Simple sequence similarity search

A new proposal mechanism

Now we have a few nice building blocks to play around with. try_all_matches() generates potential matches and uses score_match() to calculate the score. If the score is good enough, it then uses pretty_print_match() to print a result. We can now alter the behaviour of our program by replacing try_all_matches() with something a bit more sophisticated, and using the other two functions as before. We will steal some ideas from a program that you might have heard of called BLAST :-)

How does BLAST work?

Rather than using a brute-force approach to consider all possible matches between two sequences, BLAST first identifies short regions (‘seeds’) of high similarity between the two sequences by splitting both sequences into short ‘words’ of a fixed size and looking for words that are shared between both sequences. It then tries to extend each seed in both directions, stopping when the score of the match falls below some threshold.

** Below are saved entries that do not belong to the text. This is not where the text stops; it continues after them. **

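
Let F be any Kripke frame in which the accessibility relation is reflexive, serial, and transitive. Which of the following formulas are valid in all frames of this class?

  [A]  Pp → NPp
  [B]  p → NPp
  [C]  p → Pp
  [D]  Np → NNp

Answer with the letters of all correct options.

C, D

(A) Pp → NPp is axiom 5, which corresponds to the euclidean property. Such an R need not be euclidean — not valid.
(B) p → NPp is axiom B, which corresponds to symmetry. Such an R need not be symmetric — not valid.
(C) the dual of axiom T: valid iff R is reflexive. Every such R is reflexive — valid.
(D) Np → NNp is axiom 4, which corresponds to transitivity. Every such R is transitive — valid.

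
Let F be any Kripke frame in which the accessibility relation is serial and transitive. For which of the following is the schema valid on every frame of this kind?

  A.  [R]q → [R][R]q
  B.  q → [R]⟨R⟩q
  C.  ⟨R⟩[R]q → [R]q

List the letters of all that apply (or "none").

(A) [R]q → [R][R]q (axiom 4) characterises the transitive frames. Every such R is transitive — valid.
(B) q → [R]⟨R⟩q (axiom B) characterises the symmetric frames. Such an R need not be symmetric — not valid.
(C) ⟨R⟩[R]q → [R]q (the dual of axiom 5) characterises the euclidean frames. Such an R need not be euclidean — not valid.

A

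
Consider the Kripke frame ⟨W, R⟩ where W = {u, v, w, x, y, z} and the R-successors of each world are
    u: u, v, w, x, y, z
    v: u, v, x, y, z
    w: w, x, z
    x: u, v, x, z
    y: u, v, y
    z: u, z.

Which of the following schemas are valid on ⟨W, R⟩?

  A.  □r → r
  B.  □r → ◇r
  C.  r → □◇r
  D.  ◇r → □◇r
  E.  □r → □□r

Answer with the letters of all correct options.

R is reflexive: each world relates to itself.
R is not symmetric: u R w but not w R u.
R is not transitive: v R u and u R w but not v R w.
R is not euclidean: u R v and u R w but not v R w.
R is serial: every world has an R-successor.
(A) □r → r (axiom T) characterises the reflexive frames. R is reflexive — valid.
(B) □r → ◇r is axiom D; it is valid on a frame exactly when R is serial. R is serial, so valid.
(C) axiom B: valid iff R is symmetric. R is not symmetric — not valid.
(D) ◇r → □◇r (axiom 5) characterises the euclidean frames. R is not euclidean — not valid.
(E) □r → □□r (axiom 4) characterises the transitive frames. R is not transitive — not valid.

A, B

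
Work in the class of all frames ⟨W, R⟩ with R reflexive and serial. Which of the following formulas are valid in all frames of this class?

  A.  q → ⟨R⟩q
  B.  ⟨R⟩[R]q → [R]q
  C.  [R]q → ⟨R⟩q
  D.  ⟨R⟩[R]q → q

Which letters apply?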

Let’s try to express this procedure in a slightly more rigorous way:

  • split the subject sequence up into words and record the position of each one
  • split the query sequence up into words and for each word do the following:
  • look at the list of positions to see if the same word occurs in the subject sequence
  • if so, then for each matching position on the subject sequence do the following:
  • extend the match on the right end by one base
  • check the score of the new, extended match
  • extend the match on the left end and check the score again
  • keep extending the match in this way, alternating left and right, until the score drops below the threshold, then stop and report the match

This is simpler than BLAST, but it will do for a start! Implementing this idea is left as an exercise for now; I’ll drop an update here if I write a solution.